Kuryenin Eline bir top para verip "bu paran, ne yapacağını biliyorsun biraz bekle ve öyle çık şüpheli hareketler yapmayı unutma." Dedim. Yaklaşık 5 dk sonra kurye motorsiklet kaskını takmış bir şekilde evden çıktı. Kask ile 1,2 defa sağa sola baktı ve koşmaya başladı. Bütün korumalar o gidenin, kurye kıyafetlerini giyen ben olduğunu zannetti.

Bütün korumalar motora binmiş giden kuryeyi kovalarken. Bende durumdan istifade evden çıktım. Koşarak evin bahçesinden çıkıp, karşıdaki boş ve terk edilmiş villaya ilerledim. Eğer fazla ilerlersem beni bulurlardı. Ayrıca kameralar sadece dış kapıyı ve bahçeyi çekiyordu. Nereye gittiğimi göremezlerdi. Eski villanın balkonundan atladım ve biraz kırık balkon kapısını zorlayarak kırdım ve içeri girdim. Saklanırken meraklanıp camdan baktım ve evimin önünde toplaştıklarını gördüm. Korumaların, kuryenin ben olamadığımı anlamaları uzun sürmemiş olmalı ki hemen eve girip, evde beni aradılar. Abime çoktan haber gitmiştir. Bu gece belki burada kalırdım çünkü abim herkese haber verip her yerde beni arıyacağına adım kadar emindi. Ama benim aklımda tek bir şey vardı Onur itini bulmak. Onu bulacak ve ona gününü gösterecektim.
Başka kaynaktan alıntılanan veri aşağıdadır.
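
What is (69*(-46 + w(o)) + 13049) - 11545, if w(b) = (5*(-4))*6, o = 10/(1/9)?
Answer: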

Bu eski evde her yer toz içindeydi ancak yarın ki enerjimin tam olması için bir yere kıvrılıp uyumalıydım. Gözlerimi yavaşça kapattım ve kendimi uykunun kollarına bıraktım.

Onur'dan

Nehir'i kaçıralı 5 gün olmuştu. O kıza açıkcası hayran kalmıştım. Ben kimlere işkenceler yapmıştım da ağlamaktan yok olmuşlardı. Bu kız ise ağzını bile açmak bir kenara bana laf yetiştirmişti.

Nehiri elimden aldıkları gün son anda arabama binmiş ve İğne den kaçmıştım. İğne beklediğimden daha çok kalabalık gelmişti. Demek ki birbirlerine çok önem veriyorlardı. Aynı şekilde Nehir de beni öldür ama çetem himayene geçmez demişti.

Yanımda ki adam elime bir dosya verdi. "Tamam gidebilirsin" demem ardından odamdan çıktı. Dosya da Nehir hakkında bilgiler mevcuttu. Bazı bilgilere baktıktan sonra ailesi dikkatimi çekti. Bu hayatta ailesinden bir tek Abisi kalmıştı. Nehir bir ara yazın ingiltere'ye gitmiş. Orada biraz kalmış ve döndüğünde ise; Annesi, küçük erkek kardeşi ve babası Nehir'i havaalanından karşılamak için giderken kaza yapmışlar ve ölmüşler. Abisi o arabaya toplantısı çıktığı için binememiş. Bu kız çok acı çekmiş diye içimden geçirdim. Bu acı karşısında benim verdiğim acı tabi ona zarar vermezdi.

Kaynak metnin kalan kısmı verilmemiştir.